There was a judgment for the plaintiffs, from which the defendants appealed. It is conceded that the deed from King to M. M. Patton included the streets obstructed by the defendants, and the effect of the admission of the defendants in regard to the judgment is to present the single question, Did the defendants have the right to obstruct the streets in the manner set out?

The title being originally in M. M. Patton, through whom the plaintiffs claim, what was the effect of the reservation in the (411) deed from him to M. Bowen? Conceding, as insisted by the defendants, that the deed conveyed the title to the soil, and that the reservation was only of an easement, the title to it is in the plaintiffs, who have been in possession since the death of Patton. Merrimon v.Russell, 2 Jones Eq., 470; Hays v. Askew, 5 Jones, 63.

The reservation is not vague and uncertain, as was the case in Waugh v.Richardson, 8 Ired., 471, and McCormick v. Monroe, 1 Jones, 13, relied on by defendants. In those cases the exceptions in the deeds were *Page 334 held to be inoperative and void, because so vague and uncertain that no effect could be given to them.

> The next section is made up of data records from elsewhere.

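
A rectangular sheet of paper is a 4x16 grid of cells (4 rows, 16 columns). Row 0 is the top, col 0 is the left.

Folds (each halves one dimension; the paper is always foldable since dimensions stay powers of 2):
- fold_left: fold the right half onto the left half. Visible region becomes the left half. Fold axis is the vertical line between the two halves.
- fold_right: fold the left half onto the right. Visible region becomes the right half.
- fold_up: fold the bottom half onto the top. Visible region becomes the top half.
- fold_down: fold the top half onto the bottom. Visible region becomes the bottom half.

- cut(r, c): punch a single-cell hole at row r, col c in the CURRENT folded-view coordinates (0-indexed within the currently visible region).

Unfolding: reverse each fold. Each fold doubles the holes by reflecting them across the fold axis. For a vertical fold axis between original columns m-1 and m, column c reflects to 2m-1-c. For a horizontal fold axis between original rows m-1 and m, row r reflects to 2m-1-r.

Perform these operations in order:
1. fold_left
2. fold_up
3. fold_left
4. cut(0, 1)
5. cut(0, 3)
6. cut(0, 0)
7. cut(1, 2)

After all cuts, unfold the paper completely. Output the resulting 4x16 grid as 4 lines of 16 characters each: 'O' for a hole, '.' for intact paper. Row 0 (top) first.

Op 1 fold_left: fold axis v@8; visible region now rows[0,4) x cols[0,8) = 4x8
Op 2 fold_up: fold axis h@2; visible region now rows[0,2) x cols[0,8) = 2x8
Op 3 fold_left: fold axis v@4; visible region now rows[0,2) x cols[0,4) = 2x4
Op 4 cut(0, 1): punch at orig (0,1); cuts so far [(0, 1)]; region rows[0,2) x cols[0,4) = 2x4
Op 5 cut(0, 3): punch at orig (0,3); cuts so far [(0, 1), (0, 3)]; region rows[0,2) x cols[0,4) = 2x4
Op 6 cut(0, 0): punch at orig (0,0); cuts so far [(0, 0), (0, 1), (0, 3)]; region rows[0,2) x cols[0,4) = 2x4
Op 7 cut(1, 2): punch at orig (1,2); cuts so far [(0, 0), (0, 1), (0, 3), (1, 2)]; region rows[0,2) x cols[0,4) = 2x4
Unfold 1 (reflect across v@4): 8 holes -> [(0, 0), (0, 1), (0, 3), (0, 4), (0, 6), (0, 7), (1, 2), (1, 5)]
Unfold 2 (reflect across h@2): 16 holes -> [(0, 0), (0, 1), (0, 3), (0, 4), (0, 6), (0, 7), (1, 2), (1, 5), (2, 2), (2, 5), (3, 0), (3, 1), (3, 3), (3, 4), (3, 6), (3, 7)]
Unfold 3 (reflect across v@8): 32 holes -> [(0, 0), (0, 1), (0, 3), (0, 4), (0, 6), (0, 7), (0, 8), (0, 9), (0, 11), (0, 12), (0, 14), (0, 15), (1, 2), (1, 5), (1, 10), (1, 13), (2, 2), (2, 5), (2, 10), (2, 13), (3, 0), (3, 1), (3, 3), (3, 4), (3, 6), (3, 7), (3, 8), (3, 9), (3, 11), (3, 12), (3, 14), (3, 15)]

Answer: OO.OO.OOOO.OO.OO
..O..O....O..O..
..O..O....O..O..
OO.OO.OOOO.OO.OO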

The case of Fisher v. Mining Co., 97 N.C. 95, cited by counsel, has no application. In that case the plaintiffs failed to show title in themselves or in those through whom they claimed title to the excepted minerals.

In the case before us, it does appear that the title and rights to the easements reserved was in M. M. Patton, and in the plaintiffs who claim under him.

The plaintiffs abandoned all claim to title in the land, and only insist upon their right to the unobstructed use of the street reserved.

It is shown that there has been no abandonment or nonuser of the street, and there is no claim of title to the soil by length of possession or otherwise.

The plaintiffs have shown title to the easement reserved, and we think the obstructions admitted to have been made were invasions of their right. A street with gates or fences across it is not what was reserved, but a full and unobstructed "33 feet for a street."

Affirmed.

Cited: Ruffin v. R. R., 151 N.C. 335.